Nurse shortage causing 'scary' delays for pediatric diabetes patients in Manitoba: advocacy group
Pandemic 'has really given us a new lens on how terrible our health care is in a lot of situations': parent
Children with Type 1 diabetes are being impacted by Manitoba's nursing shortage as the province's only pediatric diabetes clinic is cancelling appointments.
The Manitoba Nurses Union said many nurses in the clinic, as well as nurse educators at Health Sciences Centre in Winnipeg, have been reassigned to other areas because of a nursing shortage.
Health Sciences Centre is where the Diabetes Education Resource for Children and Adolescents (DER-CA) is located.
"It affects people in really big ways. It's really scary," said Trevor Kirczenow, founder of the advocacy group Emergency Diabetes Support for Manitobans.
Insulin is a hormone, "but it's also a pretty dangerous medication," he said. "If you give too much of it, your child could die.
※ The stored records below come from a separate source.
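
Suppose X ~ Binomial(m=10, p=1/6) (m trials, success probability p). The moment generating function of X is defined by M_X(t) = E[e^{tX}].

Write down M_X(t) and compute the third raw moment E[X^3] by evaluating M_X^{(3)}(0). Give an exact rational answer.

E[X^3] = d^3M/dt^3 |_{t=0} = 25/2

M_X(t) = (e^(t)/6 + 5/6)^10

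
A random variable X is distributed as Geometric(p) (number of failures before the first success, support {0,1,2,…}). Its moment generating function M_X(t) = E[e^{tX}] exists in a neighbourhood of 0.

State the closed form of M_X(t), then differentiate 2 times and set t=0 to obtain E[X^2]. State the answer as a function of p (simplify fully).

M_X(t) = p/(-(1 - p)*e^(t) + 1)

E[X^2] = D^2[M](0) = 1 - 3/p + 2/p^2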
If you give too little of it, your child could die."
Manitobas only children’s diabetes clinic is cancelling scheduled appointments weeks in advance, telling patients that they have no nursing staff because they’ve all been seconded to Children’s Hospital.
—@MattMcLean1919
Nurses who work in clinics but previously worked in areas where they're now short-staffed have been reassigned back to those areas to provide support, said MNU president Darlene Jackson.
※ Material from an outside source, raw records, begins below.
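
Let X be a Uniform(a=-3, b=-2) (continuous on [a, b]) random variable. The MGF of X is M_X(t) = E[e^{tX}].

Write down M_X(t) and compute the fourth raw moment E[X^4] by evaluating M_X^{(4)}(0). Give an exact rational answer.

E[X^4] = d^4M/dt^4 |_{t=0} = 211/5

M_X(t) = (e^(-2*t) - e^(-3*t))/t
dM/dt = (-2*t*e^(t) + 3*t - e^(t) + 1)*e^(-3*t)/t^2
d^2M/dt^2 = (4*t^2*e^(t) - 9*t^2 + 4*t*e^(t) - 6*t + 2*e^(t) - 2)*e^(-3*t)/t^3
d^3M/dt^3 = (-8*t^3*e^(t) + 27*t^3 - 12*t^2*e^(t) + 27*t^2 - 12*t*e^(t) + 18*t - 6*e^(t) + 6)*e^(-3*t)/t^4
d^4M/dt^4 = (16*t^4*e^(t) - 81*t^4 + 32*t^3*e^(t) - 108*t^3 + 48*t^2*e^(t) - 108*t^2 + 48*t*e^(t) - 72*t + 24*e^(t) - 24)*e^(-3*t)/t^5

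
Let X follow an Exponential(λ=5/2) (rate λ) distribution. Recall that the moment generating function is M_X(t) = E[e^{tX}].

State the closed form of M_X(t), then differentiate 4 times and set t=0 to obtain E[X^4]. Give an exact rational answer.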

"This is really indicative of how short we are in health care right now, and what this nursing shortage is doing."
It has forced parents into a stressful position where they are second-guessing how to care for their children, she said.
Shared Health, which co-ordinates health care in Manitoba, said 70 appointments have been impacted since last month due to staffing issues at the clinic.
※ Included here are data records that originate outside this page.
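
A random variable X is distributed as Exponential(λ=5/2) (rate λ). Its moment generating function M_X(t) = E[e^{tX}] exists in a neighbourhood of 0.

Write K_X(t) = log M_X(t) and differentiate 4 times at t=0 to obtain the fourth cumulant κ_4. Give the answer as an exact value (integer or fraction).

κ_4 = K^(4)(0) = 96/625

M_X(t) = 5/(2*(5/2 - t))
K_X(t) = log M_X(t) = -log(5/2 - t) - log(2) + log(5)
K^(4)(t) = 96/(16*t^4 - 160*t^3 + 600*t^2 - 1000*t + 625)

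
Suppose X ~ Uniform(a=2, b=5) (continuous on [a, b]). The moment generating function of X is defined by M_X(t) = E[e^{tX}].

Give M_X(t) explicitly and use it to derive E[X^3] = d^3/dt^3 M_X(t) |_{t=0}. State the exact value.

M_X(t) = (e^(5*t) - e^(2*t))/(3*t)
M′(t) = (5*t*e^(5*t) - 2*t*e^(2*t) - e^(5*t) + e^(2*t))/(3*t^2)
M′′(t) = (25*t^2*e^(5*t) - 4*t^2*e^(2*t) - 10*t*e^(5*t) + 4*t*e^(2*t) + 2*e^(5*t) - 2*e^(2*t))/(3*t^3)
M′′′(t) = (125*t^3*e^(5*t) - 8*t^3*e^(2*t) - 75*t^2*e^(5*t) + 12*t^2*e^(2*t) + 30*t*e^(5*t) - 12*t*e^(2*t) - 6*e^(5*t) + 6*e^(2*t))/(3*t^4)

E[X^3] = M′′′(0) = 203/4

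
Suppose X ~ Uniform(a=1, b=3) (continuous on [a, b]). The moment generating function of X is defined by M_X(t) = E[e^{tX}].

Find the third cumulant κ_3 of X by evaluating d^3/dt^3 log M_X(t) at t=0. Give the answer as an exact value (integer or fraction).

M_X(t) = (e^(3*t) - e^(t))/(2*t)
K_X(t) = log M_X(t) = -log(t) + log(e^(3*t) - e^(t)) - log(2)
D^3[K](t) = (8*t^3*e^(4*t) + 8*t^3*e^(2*t) - 2*e^(6*t) + 6*e^(4*t) - 6*e^(2*t) + 2)/(t^3*e^(6*t) - 3*t^3*e^(4*t) + 3*t^3*e^(2*t) - t^3)

κ_3 = D^3[K](0) = 0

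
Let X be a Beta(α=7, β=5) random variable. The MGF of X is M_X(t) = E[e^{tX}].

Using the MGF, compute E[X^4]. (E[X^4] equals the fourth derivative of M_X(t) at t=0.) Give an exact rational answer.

M_X(t) = ₁F₁(7; 12; t)
D^4[M](t) = 2*₁F₁(11; 16; t)/13

E[X^4] = D^4[M](0) = 2/13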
A spokesperson said a nurse from the clinic was moved in August to HSC Children's Hospital, which has seen a rise in patients in recent months while experiencing its own staffing issues. A second staff member at the clinic later left their position, and a third is on a leave of absence.
The clinic has a new staff member scheduled to start next month, the spokesperson said, and the clinic's medical team "has assisted with teaching to minimize the impact to patients and families as much as possible."
Cancelled appointments will be rescheduled, Shared Health says, but families can access care through their family doctors in the meantime.
Having regular meetings with nurses about changes in insulin dosages and a child's lifestyle is extremely important, especially for families who have never dealt with diabetes before, said Kirczenow, whose 11-year-old son is the only person in his family to experience it.
People new to dealing with the disease can require information about how much insulin to give a child when they eat certain things, or scramble to understand why a kid's blood sugar is high or low and what to do next, he said.
"It's very serious and the amount that you need to give can change because of activity [the child becomes involved in], or it could change because of a growth spurt and growth hormones. So there there's a lot of variables."
Type 1 diabetes is a genetic condition that often shows up early in life, so it is most common in children. Type 2 is mainly lifestyle-related and develops over time.
Shannon Naldrett, whose 14-year-old daughter was diagnosed with diabetes two years ago, said it was difficult enough during the height of the COVID-19 pandemic when most meetings were virtual. To now have them outright cancelled or delayed for months is hard to take, she said.
They were supposed to have an appointment in May but that was cancelled and moved to November. Appointments should be every three months, said Naldrett.
"We were quite upset.... To pull services from youth and and diabetes management didn't really seem family-centred, and it seemed unsafe," she said.
"In the diabetic world, [six months] a really long time to go with just your parents kind of managing things and being an endocrinologist and trying to have to figure [it] out."
Naldrett said her family is fortunate to be able to afford continuous glucose monitors and insulin pumps without it being a financial burden, but that's not the case for many others.
Those devices still require education and support from medical professionals but without them, and going six months without an appointment, it would be much more challenging and worrisome, she said.
"The pandemic has really given us a new lens on how terrible our health care is in a lot of situations," Naldrett said.
"We're in trouble if we're pulling nurses from something like managing kids in the diabetic community. It's frustrating for parents and people who are really feeling this."
The scenario currently facing nurses is also causing anxiety, Jackson said, not only because they are being moved to jobs for which they might not have the most up-to-date skills, but also because they're worried about the patients they've had to leave behind.
"What we're seeing is nurses being shuffled around like pawns on a chess board," she said. "And part of the domino effect is how are we ever going to catch up with all of these appointments that are being cancelled?"